J’ai décidé de demander conseil à ChatGPT. J’ai appris que le numéro affiché était bien associé à Google. Mais « l’usurpation de numéro de téléphone est malheureusement assez courante, même avec des numéros qui semblent légitimes ».
ChatGPT m’a également suggéré un autre moyen de vérifier si l’appel était légitime. Il m’a conseillé d’aller sur support.google.com et de voir s’il y avait un ticket d’assistance actif. Je l’ai fait. À mon grand soulagement, je n’en ai trouvé aucun.
Le téléphone a sonné à nouveau. J’étais désormais sûr à 99 % que l’appelant à l’autre bout du fil était un escroc, mais je ne parvenais toujours pas à surmonter mon besoin d’être poli.
« J’ai vérifié les connexions actives sur mon compte et il ne semble y avoir rien d’inhabituel », ai-je répondu. Il m’a donné une explication vague, dont je ne me souviens plus vraiment, et qui n’avait pas beaucoup de sens.
« De plus, d’après ce que j’ai compris, il devrait y avoir un numéro de dossier dans mon compte Google, mais il ne semble pas y en avoir », lui ai-je dit.
La ligne a été coupée. L’escroc avait abandonné. Un sentiment de soulagement m’envahit. Puis je ressentis une profonde honte : « J’ai failli me faire avoir », pensai-je.
Au lieu de sortir immédiatement dîner, je récupérai mon ordinateur portable et fis certaines choses que j’aurais dû faire depuis longtemps : couper les connexions inactives à mon compte, activer l’authentification à deux facteurs sur les comptes importants qui ne l’avaient pas encore et mettre à jour mes paramètres de sécurité.
Avec le recul, je me rends compte que je n’ai pas agi de manière aussi stupide que je l’avais pensé sur le moment. L’arnaqueur avait vraiment été remarquablement professionnel. Il avait trouvé le parfait équilibre entre ne pas me mettre trop de pression de manière trop évidente et me faire croire à l’urgence du moment. Et pourtant, je ne lui avais donné aucune information qui lui aurait permis de voler mon argent. Mon compte était en sécurité.

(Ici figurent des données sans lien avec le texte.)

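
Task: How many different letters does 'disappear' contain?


Unique letters in 'disappear': {a, d, e, i, p, r, s} = 7 distinct letters.

7


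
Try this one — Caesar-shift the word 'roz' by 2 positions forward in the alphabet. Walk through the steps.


Shift each letter by 2: r -> t, o -> q, z -> b. Result: 'tqb'.

tqb


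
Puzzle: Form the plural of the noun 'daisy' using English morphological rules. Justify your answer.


Apply rule: Change -y to -ies (consonant + y). 'daisy' becomes 'daisies'.

daisies


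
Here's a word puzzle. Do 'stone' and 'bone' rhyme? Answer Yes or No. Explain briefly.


Rime (stressed vowel + following sounds) of 'stone': -one = /oʊn/
Rime of 'bone': -one = /oʊn/
/oʊn/ and /oʊn/ are the same ending sound, so the words rhyme.

Yes


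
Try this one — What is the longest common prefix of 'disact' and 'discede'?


Compare from the start: 3 characters match: 'dis'. Mismatch at position 4: 'a' vs 'c'.

dis


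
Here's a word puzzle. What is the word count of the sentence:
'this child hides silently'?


Split into words: this | child | hides | silently = 4 words.

4


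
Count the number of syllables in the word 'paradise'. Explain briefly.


Break 'paradise' into syllables: par-a-dise -> par | a | dise = 3 syllables

3 syllables


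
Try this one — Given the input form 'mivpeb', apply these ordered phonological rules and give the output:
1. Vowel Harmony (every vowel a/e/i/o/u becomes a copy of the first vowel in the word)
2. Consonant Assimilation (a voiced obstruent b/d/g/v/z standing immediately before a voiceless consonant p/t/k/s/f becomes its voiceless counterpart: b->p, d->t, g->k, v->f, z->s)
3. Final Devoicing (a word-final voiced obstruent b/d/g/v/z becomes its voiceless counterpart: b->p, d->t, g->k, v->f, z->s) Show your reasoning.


Starting form: 'mivpeb'
Rule 1: Vowel Harmony: all vowels become 'i' (matching first vowel). 'mivpeb' -> 'mivpib'
Rule 2: Consonant Assimilation: voiced obstruent before voiceless consonant becomes voiceless ('vp' -> 'fp'). 'mivpib' -> 'mifpib'
Rule 3: Final Devoicing: word-final voiced obstruent 'b' becomes voiceless 'p'. 'mifpib' -> 'mifpip'
Final form: 'mifpip'

mifpip


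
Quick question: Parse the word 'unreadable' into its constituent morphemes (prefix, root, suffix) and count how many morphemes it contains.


Step 1: Identify prefix: 'un' (meaning: not/reverse)
Step 2: Identify root: 'read'
Step 3: Identify suffix(es): 'able'
Decomposition: un- (prefix: not/reverse) + read (root) + -able (suffix: capable of)
Total morphemes: 3

3 morphemes (un- (prefix: not/reverse) + read (root) + -able (suffix: capable of))


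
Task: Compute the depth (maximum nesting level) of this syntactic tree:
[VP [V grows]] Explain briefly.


Count bracket nesting levels:
'[' at pos 0: depth = 1
'[' at pos 4: depth = 2
Maximum depth reached: 2

2


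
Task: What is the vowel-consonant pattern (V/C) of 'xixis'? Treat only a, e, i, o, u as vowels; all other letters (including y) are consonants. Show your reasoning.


Letter mapping: x = C, i = V, x = C, i = V, s = C.

CVCVC


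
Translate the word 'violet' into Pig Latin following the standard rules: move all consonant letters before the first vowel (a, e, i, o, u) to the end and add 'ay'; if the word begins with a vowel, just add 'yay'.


'violet': move consonant cluster 'v' to end and add 'ay': 'ioletvay'.

ioletvay


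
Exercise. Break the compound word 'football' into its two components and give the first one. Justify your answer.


Split 'football' into 'foot' + 'ball'. The first part is 'foot'.

foot


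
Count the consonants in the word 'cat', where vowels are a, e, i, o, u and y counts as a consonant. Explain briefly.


Consonants in 'cat': c, t = 2 consonants.

2


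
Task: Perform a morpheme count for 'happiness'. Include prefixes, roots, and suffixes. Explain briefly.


Decomposition: happy (root) + -ness (suffix) = 2 morpheme(s)

2 morphemes


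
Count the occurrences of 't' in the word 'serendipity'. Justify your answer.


Letter 't' in 'serendipity': found at position(s) 10 = 1 occurrence(s).

1


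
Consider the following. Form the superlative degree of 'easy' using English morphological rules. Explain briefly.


Apply superlative formation (consonant + y: change y to i, add -est): 'easy' -> 'easiest'.

easiest


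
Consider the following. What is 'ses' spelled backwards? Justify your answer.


Reverse 'ses' character by character: 'ses'.

ses


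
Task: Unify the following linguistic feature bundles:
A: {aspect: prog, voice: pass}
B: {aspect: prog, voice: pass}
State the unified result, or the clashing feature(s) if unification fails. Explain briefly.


Compare features:
aspect: A=prog vs B=prog -> unified: prog
voice: A=pass vs B=pass -> unified: pass
No clashes found.

Unified: {aspect: prog, voice: pass}


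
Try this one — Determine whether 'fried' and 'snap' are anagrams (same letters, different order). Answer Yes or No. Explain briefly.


Sorted letters of 'fried': 'defir'
Sorted letters of 'snap': 'anps'
They do not match.

No


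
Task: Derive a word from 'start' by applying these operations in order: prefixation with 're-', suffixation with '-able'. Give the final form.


Step 1: Add prefix 're-' to 'start' = 'restart'
Step 2: Add suffix '-able' to 'restart' = 'restartable'

restartable


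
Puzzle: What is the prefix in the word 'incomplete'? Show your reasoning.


The word 'incomplete' = 'in' (prefix) + 'complete' (root). The prefix is 'in'.

in


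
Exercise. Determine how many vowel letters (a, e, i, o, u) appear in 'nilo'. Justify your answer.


Vowels in 'nilo': i, o = 2 vowels.

2


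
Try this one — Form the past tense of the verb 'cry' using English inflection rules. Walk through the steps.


Apply rule: Change -y to -ied. 'cry' becomes 'cried'.

cried


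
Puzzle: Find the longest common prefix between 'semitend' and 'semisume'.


Compare from the start: 4 characters match: 'semi'. Mismatch at position 5: 't' vs 's'.

semi


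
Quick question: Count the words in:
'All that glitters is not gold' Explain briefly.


Split into words: All | that | glitters | is | not | gold = 6 words.

6


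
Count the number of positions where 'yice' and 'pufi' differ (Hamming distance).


Alignment:
Position 1: 'y' vs 'p' = DIFFER
Position 2: 'i' vs 'u' = DIFFER
Position 3: 'c' vs 'f' = DIFFER
Position 4: 'e' vs 'i' = DIFFER
Total differences: 4

4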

Mais cette expérience m’a certainement rendu moins prompt à juger ceux qui se font piéger par des escroqueries similaires. Il y a quelques années, une journaliste spécialisée dans les finances personnelles pour le New York Magazine a publié un article viral sur le fait d’avoir remis une boîte à chaussures contenant 50 000 dollars à un escroc. Les blagues se sont faites toutes seules : comment quelqu’un qui gagne sa vie en donnant des conseils financiers aux gens pouvait-il être aussi stupide ?
Moi aussi, j’ai bien ri de son idiotie à l’époque. Aujourd’hui, je comprends beaucoup mieux comment une personne intelligente et bien informée peut tomber dans un piège bien ficelé.
Sans la grâce de Dieu, j’aurais pu être à sa place, tout comme vous.
Je suppose que les escrocs ont pu obtenir ces informations grâce à une fuite de données.
Avec le recul, la manière dont ils ont procédé est évidente. Les escrocs avaient créé un compte sous le nom besuvsjhcbc@gmail.com. Ils ont ensuite simplement demandé à Google d’utiliser mon adresse e-mail comme compte de récupération pour leur compte. Cela a généré une demande authentique de la part de Google, habilement programmée pour donner l’impression qu’elle ne pouvait provenir que d’une personne travaillant pour l’entreprise.